Thank you all for the different approaches you have suggested. I am using them all in different ways. Currently I am trying to extend the scripts to operate on the original sms backup files rather than the partially extracted ones that I have collated manually. The image below shows the format of the original raw "backup" of the full text message. If I use the various scripts you all have given me it seems that they behave differently when run against one of these files as there appears to be a character at the end of the line that is disrupting the deletion of the "\nTEXT:" field. (I'm not explaining this very well...)
EDIT : Maybe the \n that works when i search the data in geany is actually a different character in the original file - maybe a CR or LF??
Anyway, I did some tests to determine if instead of searching for the string "\nTEXT:" I could just search for "TEXT:" and replace it with as many backspaces as I needed. What I tried (manually) was to use Geany's replace function to replace "TEXT:" with two backspaces. I tried to use the regular expression of \\ in the hope it represented two backspaces but of course it doesn't - it represents a backslash. So how do I create two backspaces?

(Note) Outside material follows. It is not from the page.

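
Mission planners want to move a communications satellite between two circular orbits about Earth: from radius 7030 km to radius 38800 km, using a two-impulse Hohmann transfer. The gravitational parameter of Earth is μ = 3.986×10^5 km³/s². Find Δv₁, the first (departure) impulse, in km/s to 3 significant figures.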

After a bit of googling I tried to replace TEXT: with \u0008 or \b but that gives me the strange character you can see in the picture. So is there a way to form a regular expression that Geany understands, that will allow me to apply multiple backspaces sequentially (followed by one or two tabs)?
EDIT 2 : Maybe I need to be searching for \RTEXT: as \R apparently matches
any type of line feed, rather than \n which is more limited.
I am currently trying 6502coders method using the awk.dt file in combination with the following script to process a whole directory of files which contain the raw sms data such as you can see in the image, but just need to fine tune the deletion of the TEXT: and adding an extra backspace to bring that line up onto the previous line.
(the script is working for me but leaving the text data on the next line down from the date/time)
Code: Select all
for i in /root/sms/*
do
awk -f dt.awk "$i" >> data2.txt
done
dt.awk is:
Code: Select all
{ if (substr($1, 1, 5) == "Date:")
{
printf( "%s\t%s", substr($1,6), $2);
}
else if (substr($1, 1, 5) == "TEXT:")
{
printf( "%s\n", substr($0,6));
}
}